Macadamias, field tomatoes and sugar cane

Almost the only native bush food grown and exported from Australia in significant quantities is the ‘macadamia nut’, a native of south-east Queensland. These highly nutritious nuts are particular delicious and addictive when coated with chocolate, so make a great gift from Aussie gardeners to overseas friends – just grab them at any airport as you rush to catch your flight!

Macadamia nuts are grown commercially on the rich red soils around Bundaberg in Queensland, where they are irrigated to maximise nut and oil production.



Just over the road from these macadamia trees, a few kilometres outside of Bundaberg, I discovered a field of commercial tomatoes (below) – a timely reminder to a kitchen gardener from Adelaide about the difference in scale that exists between backyard produce and commercial field or glass-house grown tomatoes. Indeed, most Australians eat these largely tasteless tomatoes for want of access to their own piece of soil…

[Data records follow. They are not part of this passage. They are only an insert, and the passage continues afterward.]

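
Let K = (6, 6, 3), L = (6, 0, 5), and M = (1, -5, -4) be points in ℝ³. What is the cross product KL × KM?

(64, -10, -30)

KL = (0, -6, 2)
KM = (-5, -11, -7)
i: (-6)·(-7) - 2·(-11) = 42 - (-22) = 64
j: 2·(-5) - 0·(-7) = -10 - 0 = -10
k: 0·(-11) - (-6)·(-5) = 0 - 30 = -30
KL × KM = (64, -10, -30)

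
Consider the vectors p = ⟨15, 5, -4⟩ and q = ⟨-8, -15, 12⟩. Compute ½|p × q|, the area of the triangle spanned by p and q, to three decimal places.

i: 5·12 - (-4)·(-15) = 60 - 60 = 0
j: (-4)·(-8) - 15·12 = 32 - 180 = -148
k: 15·(-15) - 5·(-8) = -225 - (-40) = -185
p × q = (0, -148, -185)
|p × q| = √(0² + (-148)² + (-185)²) = √56129 ≈ 236.9156
area = ½ · 236.9156 ≈ 118.458

118.458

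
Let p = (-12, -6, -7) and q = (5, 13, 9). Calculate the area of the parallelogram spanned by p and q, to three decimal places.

i: (-6)·9 - (-7)·13 = -54 - (-91) = 37
j: (-7)·5 - (-12)·9 = -35 - (-108) = 73
k: (-12)·13 - (-6)·5 = -156 - (-30) = -126
p × q = (37, 73, -126)
|p × q| = √(37² + 73² + (-126)²) = √22574 ≈ 150.2465

150.246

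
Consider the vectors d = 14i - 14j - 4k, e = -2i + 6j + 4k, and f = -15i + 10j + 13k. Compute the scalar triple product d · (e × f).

e × f:
i: 6·13 - 4·10 = 78 - 40 = 38
j: 4·(-15) - (-2)·13 = -60 - (-26) = -34
k: (-2)·10 - 6·(-15) = -20 - (-90) = 70
e × f = (38, -34, 70)
d · (e × f) = 14·38 + (-14)·(-34) + (-4)·70 = 532 + 476 - 280 = 728

728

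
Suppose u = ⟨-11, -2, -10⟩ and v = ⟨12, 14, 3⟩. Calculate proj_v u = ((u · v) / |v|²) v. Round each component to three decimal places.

(-6.533, -7.622, -1.633)

u · v = (-11)·12 + (-2)·14 + (-10)·3 = -132 - 28 - 30 = -190
|v|² = 144 + 196 + 9 = 349
proj_v u = (-190/349) · (12, 14, 3) ≈ (-6.533, -7.622, -1.633)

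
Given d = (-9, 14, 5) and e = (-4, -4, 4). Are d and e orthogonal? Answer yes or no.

d · e = (-9)·(-4) + 14·(-4) + 5·4 = 36 - 56 + 20 = 0
Zero, so the vectors are orthogonal.

yes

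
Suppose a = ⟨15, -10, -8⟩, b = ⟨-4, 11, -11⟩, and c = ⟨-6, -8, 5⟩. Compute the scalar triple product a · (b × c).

-2139

b × c:
i: 11·5 - (-11)·(-8) = 55 - 88 = -33
j: (-11)·(-6) - (-4)·5 = 66 - (-20) = 86
k: (-4)·(-8) - 11·(-6) = 32 - (-66) = 98
b × c = (-33, 86, 98)
a · (b × c) = 15·(-33) + (-10)·86 + (-8)·98 = -495 - 860 - 784 = -2139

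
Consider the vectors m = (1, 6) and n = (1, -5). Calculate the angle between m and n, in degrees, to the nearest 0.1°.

159.2

m · n = 1·1 + 6·(-5) = 1 - 30 = -29
|m|² = 1 + 36 = 37,  |m| = √37 ≈ 6.082763
|n|² = 1 + 25 = 26,  |n| = √26 ≈ 5.099020
cos θ = -29 / (6.082763 · 5.099020) ≈ -0.93500
θ = arccos(-0.93500) ≈ 159.2°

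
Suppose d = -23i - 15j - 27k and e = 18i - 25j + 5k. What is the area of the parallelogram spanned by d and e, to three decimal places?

1189.187

i: (-15)·5 - (-27)·(-25) = -75 - 675 = -750
j: (-27)·18 - (-23)·5 = -486 - (-115) = -371
k: (-23)·(-25) - (-15)·18 = 575 - (-270) = 845
d × e = (-750, -371, 845)
|d × e| = √((-750)² + (-371)² + 845²) = √1414166 ≈ 1189.1871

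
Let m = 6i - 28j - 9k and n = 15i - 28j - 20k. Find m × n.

i: (-28)·(-20) - (-9)·(-28) = 560 - 252 = 308
j: (-9)·15 - 6·(-20) = -135 - (-120) = -15
k: 6·(-28) - (-28)·15 = -168 - (-420) = 252
m × n = (308, -15, 252)

(308, -15, 252)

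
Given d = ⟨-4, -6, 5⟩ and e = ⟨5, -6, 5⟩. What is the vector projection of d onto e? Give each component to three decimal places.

(2.384, -2.860, 2.384)

d · e = (-4)·5 + (-6)·(-6) + 5·5 = -20 + 36 + 25 = 41
|e|² = 25 + 36 + 25 = 86
proj_e d = (41/86) · (5, -6, 5) ≈ (2.384, -2.860, 2.384)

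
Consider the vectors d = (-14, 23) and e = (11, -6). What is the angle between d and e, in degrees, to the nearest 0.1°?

d · e = (-14)·11 + 23·(-6) = -154 - 138 = -292
|d|² = 196 + 529 = 725,  |d| = √725 ≈ 26.925824
|e|² = 121 + 36 = 157,  |e| = √157 ≈ 12.529964
cos θ = -292 / (26.925824 · 12.529964) ≈ -0.86549
θ = arccos(-0.86549) ≈ 149.9°

149.9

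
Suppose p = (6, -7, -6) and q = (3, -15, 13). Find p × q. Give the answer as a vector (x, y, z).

i: (-7)·13 - (-6)·(-15) = -91 - 90 = -181
j: (-6)·3 - 6·13 = -18 - 78 = -96
k: 6·(-15) - (-7)·3 = -90 - (-21) = -69
p × q = (-181, -96, -69)

(-181, -96, -69)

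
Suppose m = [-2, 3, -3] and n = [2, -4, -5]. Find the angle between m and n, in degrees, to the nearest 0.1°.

m · n = (-2)·2 + 3·(-4) + (-3)·(-5) = -4 - 12 + 15 = -1
|m|² = 4 + 9 + 9 = 22,  |m| = √22 ≈ 4.690416
|n|² = 4 + 16 + 25 = 45,  |n| = √45 ≈ 6.708204
cos θ = -1 / (4.690416 · 6.708204) ≈ -0.03178
θ = arccos(-0.03178) ≈ 91.8°

91.8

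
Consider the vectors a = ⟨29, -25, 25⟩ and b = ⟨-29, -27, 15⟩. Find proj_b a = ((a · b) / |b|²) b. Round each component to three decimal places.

a · b = 29·(-29) + (-25)·(-27) + 25·15 = -841 + 675 + 375 = 209
|b|² = 841 + 729 + 225 = 1795
proj_b a = (209/1795) · (-29, -27, 15) ≈ (-3.377, -3.144, 1.747)

(-3.377, -3.144, 1.747)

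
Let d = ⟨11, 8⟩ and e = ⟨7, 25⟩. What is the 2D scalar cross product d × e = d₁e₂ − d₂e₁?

219

11·25 - 8·7 = 275 - 56 = 219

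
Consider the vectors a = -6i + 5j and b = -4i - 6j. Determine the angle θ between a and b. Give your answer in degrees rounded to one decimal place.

a · b = (-6)·(-4) + 5·(-6) = 24 - 30 = -6
|a|² = 36 + 25 = 61,  |a| = √61 ≈ 7.810250
|b|² = 16 + 36 = 52,  |b| = √52 ≈ 7.211103
cos θ = -6 / (7.810250 · 7.211103) ≈ -0.10653
θ = arccos(-0.10653) ≈ 96.1°

96.1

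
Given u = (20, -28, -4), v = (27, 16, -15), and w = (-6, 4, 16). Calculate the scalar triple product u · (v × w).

v × w:
i: 16·16 - (-15)·4 = 256 - (-60) = 316
j: (-15)·(-6) - 27·16 = 90 - 432 = -342
k: 27·4 - 16·(-6) = 108 - (-96) = 204
v × w = (316, -342, 204)
u · (v × w) = 20·316 + (-28)·(-342) + (-4)·204 = 6320 + 9576 - 816 = 15080

15080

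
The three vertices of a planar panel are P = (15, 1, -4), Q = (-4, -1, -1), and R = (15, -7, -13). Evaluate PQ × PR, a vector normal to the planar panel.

PQ = (-19, -2, 3)
PR = (0, -8, -9)
i: (-2)·(-9) - 3·(-8) = 18 - (-24) = 42
j: 3·0 - (-19)·(-9) = 0 - 171 = -171
k: (-19)·(-8) - (-2)·0 = 152 - 0 = 152
PQ × PR = (42, -171, 152)

(42, -171, 152)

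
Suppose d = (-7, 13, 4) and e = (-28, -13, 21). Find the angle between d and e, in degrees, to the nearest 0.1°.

78.8

d · e = (-7)·(-28) + 13·(-13) + 4·21 = 196 - 169 + 84 = 111
|d|² = 49 + 169 + 16 = 234,  |d| = √234 ≈ 15.297059
|e|² = 784 + 169 + 441 = 1394,  |e| = √1394 ≈ 37.336309
cos θ = 111 / (15.297059 · 37.336309) ≈ 0.19435
θ = arccos(0.19435) ≈ 78.8°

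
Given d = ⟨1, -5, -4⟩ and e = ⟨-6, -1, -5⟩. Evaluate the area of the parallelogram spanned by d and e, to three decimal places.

47.360

i: (-5)·(-5) - (-4)·(-1) = 25 - 4 = 21
j: (-4)·(-6) - 1·(-5) = 24 - (-5) = 29
k: 1·(-1) - (-5)·(-6) = -1 - 30 = -31
d × e = (21, 29, -31)
|d × e| = √(21² + 29² + (-31)²) = √2243 ≈ 47.3603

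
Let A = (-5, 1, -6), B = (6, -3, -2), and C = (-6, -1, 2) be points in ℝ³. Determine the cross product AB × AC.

AB = (11, -4, 4)
AC = (-1, -2, 8)
i: (-4)·8 - 4·(-2) = -32 - (-8) = -24
j: 4·(-1) - 11·8 = -4 - 88 = -92
k: 11·(-2) - (-4)·(-1) = -22 - 4 = -26
AB × AC = (-24, -92, -26)

(-24, -92, -26)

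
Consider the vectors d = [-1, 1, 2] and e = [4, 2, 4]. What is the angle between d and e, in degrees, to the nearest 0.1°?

65.9

d · e = (-1)·4 + 1·2 + 2·4 = -4 + 2 + 8 = 6
|d|² = 1 + 1 + 4 = 6,  |d| = √6 ≈ 2.449490
|e|² = 16 + 4 + 16 = 36,  |e| = √36 ≈ 6.000000
cos θ = 6 / (2.449490 · 6.000000) ≈ 0.40825
θ = arccos(0.40825) ≈ 65.9°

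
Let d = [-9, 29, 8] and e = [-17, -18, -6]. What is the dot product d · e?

-417

d · e = (-9)·(-17) + 29·(-18) + 8·(-6) = 153 - 522 - 48 = -417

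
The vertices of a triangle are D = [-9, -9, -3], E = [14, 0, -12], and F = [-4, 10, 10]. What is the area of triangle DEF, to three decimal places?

DE = (23, 9, -9),  DF = (5, 19, 13)
i: 9·13 - (-9)·19 = 117 - (-171) = 288
j: (-9)·5 - 23·13 = -45 - 299 = -344
k: 23·19 - 9·5 = 437 - 45 = 392
DE × DF = (288, -344, 392)
|DE × DF| = √354944 ≈ 595.7718
area = ½ · 595.7718 ≈ 297.886

297.886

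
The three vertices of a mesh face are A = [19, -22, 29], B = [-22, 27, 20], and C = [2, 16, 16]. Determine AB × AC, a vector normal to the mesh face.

(-295, -380, -725)

AB = (-41, 49, -9)
AC = (-17, 38, -13)
i: 49·(-13) - (-9)·38 = -637 - (-342) = -295
j: (-9)·(-17) - (-41)·(-13) = 153 - 533 = -380
k: (-41)·38 - 49·(-17) = -1558 - (-833) = -725
AB × AC = (-295, -380, -725)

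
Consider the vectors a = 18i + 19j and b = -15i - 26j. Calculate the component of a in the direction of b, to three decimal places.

-25.453

a · b = 18·(-15) + 19·(-26) = -270 - 494 = -764
|b| = √(225 + 676) = √901 ≈ 30.0167
comp_b a = -764 / √901 ≈ -25.453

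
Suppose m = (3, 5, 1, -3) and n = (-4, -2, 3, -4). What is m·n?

m · n = 3·(-4) + 5·(-2) + 1·3 + (-3)·(-4) = -12 - 10 + 3 + 12 = -7

-7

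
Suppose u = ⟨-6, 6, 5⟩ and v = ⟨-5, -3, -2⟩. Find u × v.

(3, -37, 48)

i: 6·(-2) - 5·(-3) = -12 - (-15) = 3
j: 5·(-5) - (-6)·(-2) = -25 - 12 = -37
k: (-6)·(-3) - 6·(-5) = 18 - (-30) = 48
u × v = (3, -37, 48)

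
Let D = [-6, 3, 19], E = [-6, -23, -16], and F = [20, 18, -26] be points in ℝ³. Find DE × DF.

(1695, -910, 676)

DE = (0, -26, -35)
DF = (26, 15, -45)
i: (-26)·(-45) - (-35)·15 = 1170 - (-525) = 1695
j: (-35)·26 - 0·(-45) = -910 - 0 = -910
k: 0·15 - (-26)·26 = 0 - (-676) = 676
DE × DF = (1695, -910, 676)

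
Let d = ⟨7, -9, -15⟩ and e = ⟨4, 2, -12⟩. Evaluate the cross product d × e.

i: (-9)·(-12) - (-15)·2 = 108 - (-30) = 138
j: (-15)·4 - 7·(-12) = -60 - (-84) = 24
k: 7·2 - (-9)·4 = 14 - (-36) = 50
d × e = (138, 24, 50)

(138, 24, 50)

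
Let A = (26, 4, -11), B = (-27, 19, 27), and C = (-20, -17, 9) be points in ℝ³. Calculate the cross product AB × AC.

(1098, -688, 1803)

AB = (-53, 15, 38)
AC = (-46, -21, 20)
i: 15·20 - 38·(-21) = 300 - (-798) = 1098
j: 38·(-46) - (-53)·20 = -1748 - (-1060) = -688
k: (-53)·(-21) - 15·(-46) = 1113 - (-690) = 1803
AB × AC = (1098, -688, 1803)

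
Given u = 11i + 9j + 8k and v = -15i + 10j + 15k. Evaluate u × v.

i: 9·15 - 8·10 = 135 - 80 = 55
j: 8·(-15) - 11·15 = -120 - 165 = -285
k: 11·10 - 9·(-15) = 110 - (-135) = 245
u × v = (55, -285, 245)

(55, -285, 245)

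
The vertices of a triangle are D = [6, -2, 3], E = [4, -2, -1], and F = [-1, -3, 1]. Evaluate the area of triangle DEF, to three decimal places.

12.207

DE = (-2, 0, -4),  DF = (-7, -1, -2)
i: 0·(-2) - (-4)·(-1) = 0 - 4 = -4
j: (-4)·(-7) - (-2)·(-2) = 28 - 4 = 24
k: (-2)·(-1) - 0·(-7) = 2 - 0 = 2
DE × DF = (-4, 24, 2)
|DE × DF| = √596 ≈ 24.4131
area = ½ · 24.4131 ≈ 12.207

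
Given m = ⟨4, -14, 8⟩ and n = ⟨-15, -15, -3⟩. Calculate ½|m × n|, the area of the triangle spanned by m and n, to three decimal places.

166.439

i: (-14)·(-3) - 8·(-15) = 42 - (-120) = 162
j: 8·(-15) - 4·(-3) = -120 - (-12) = -108
k: 4·(-15) - (-14)·(-15) = -60 - 210 = -270
m × n = (162, -108, -270)
|m × n| = √(162² + (-108)² + (-270)²) = √110808 ≈ 332.8784
area = ½ · 332.8784 ≈ 166.439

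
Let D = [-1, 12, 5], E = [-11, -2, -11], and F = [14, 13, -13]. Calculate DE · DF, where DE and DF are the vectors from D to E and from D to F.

DE = E − D = (-10, -14, -16)
DF = F − D = (15, 1, -18)
DE · DF = (-10)·15 + (-14)·1 + (-16)·(-18) = -150 - 14 + 288 = 124

124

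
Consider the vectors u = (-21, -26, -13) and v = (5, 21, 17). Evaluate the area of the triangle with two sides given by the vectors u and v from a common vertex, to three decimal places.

i: (-26)·17 - (-13)·21 = -442 - (-273) = -169
j: (-13)·5 - (-21)·17 = -65 - (-357) = 292
k: (-21)·21 - (-26)·5 = -441 - (-130) = -311
u × v = (-169, 292, -311)
|u × v| = √((-169)² + 292² + (-311)²) = √210546 ≈ 458.8529
area = ½ · 458.8529 ≈ 229.426

229.426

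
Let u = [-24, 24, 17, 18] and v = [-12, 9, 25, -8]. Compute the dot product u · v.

785

u · v = (-24)·(-12) + 24·9 + 17·25 + 18·(-8) = 288 + 216 + 425 - 144 = 785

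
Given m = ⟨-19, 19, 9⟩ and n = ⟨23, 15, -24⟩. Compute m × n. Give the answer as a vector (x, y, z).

(-591, -249, -722)

i: 19·(-24) - 9·15 = -456 - 135 = -591
j: 9·23 - (-19)·(-24) = 207 - 456 = -249
k: (-19)·15 - 19·23 = -285 - 437 = -722
m × n = (-591, -249, -722)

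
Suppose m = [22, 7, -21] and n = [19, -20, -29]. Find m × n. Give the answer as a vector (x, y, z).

i: 7·(-29) - (-21)·(-20) = -203 - 420 = -623
j: (-21)·19 - 22·(-29) = -399 - (-638) = 239
k: 22·(-20) - 7·19 = -440 - 133 = -573
m × n = (-623, 239, -573)

(-623, 239, -573)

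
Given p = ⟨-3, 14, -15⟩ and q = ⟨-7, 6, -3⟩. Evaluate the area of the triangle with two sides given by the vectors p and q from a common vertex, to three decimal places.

66.933

i: 14·(-3) - (-15)·6 = -42 - (-90) = 48
j: (-15)·(-7) - (-3)·(-3) = 105 - 9 = 96
k: (-3)·6 - 14·(-7) = -18 - (-98) = 80
p × q = (48, 96, 80)
|p × q| = √(48² + 96² + 80²) = √17920 ≈ 133.8656
area = ½ · 133.8656 ≈ 66.933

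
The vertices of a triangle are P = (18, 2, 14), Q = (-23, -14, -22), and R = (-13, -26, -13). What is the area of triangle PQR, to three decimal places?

PQ = (-41, -16, -36),  PR = (-31, -28, -27)
i: (-16)·(-27) - (-36)·(-28) = 432 - 1008 = -576
j: (-36)·(-31) - (-41)·(-27) = 1116 - 1107 = 9
k: (-41)·(-28) - (-16)·(-31) = 1148 - 496 = 652
PQ × PR = (-576, 9, 652)
|PQ × PR| = √756961 ≈ 870.0351
area = ½ · 870.0351 ≈ 435.018

435.018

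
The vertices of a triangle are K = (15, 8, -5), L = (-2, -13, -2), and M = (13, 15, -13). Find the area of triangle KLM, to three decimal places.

KL = (-17, -21, 3),  KM = (-2, 7, -8)
i: (-21)·(-8) - 3·7 = 168 - 21 = 147
j: 3·(-2) - (-17)·(-8) = -6 - 136 = -142
k: (-17)·7 - (-21)·(-2) = -119 - 42 = -161
KL × KM = (147, -142, -161)
|KL × KM| = √67694 ≈ 260.1807
area = ½ · 260.1807 ≈ 130.090

130.090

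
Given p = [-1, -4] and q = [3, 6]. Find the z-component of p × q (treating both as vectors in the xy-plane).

(-1)·6 - (-4)·3 = -6 - (-12) = 6

6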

Note the plastic evaporation and weed barrier through which these tomatoes are growing, below which drip lines provide the plants with both water and soluble nutrients in a process known as ‘fertigation’. The wires lying on the ground on either side of the row will be lifted up to support the tomatoes as they gain height.


And of course, as one would expect in Bundaberg, home of Bundaberg Rum, Bundaberg Sarsaparilla and that absolutely wonderful Bundaberg Ginger Beer, there’s sugar cane growing in huge acreages. The Bundaberg Port is dedicated to the process of storing and shipping the half-million tonnes per year of raw sugar output of half-a-dozen local mills. There’s even a huge tank of molasses, presumably piped below the road to the waiting holds of incoming ships.

Small railway tracks all over the district move the cane to the mills.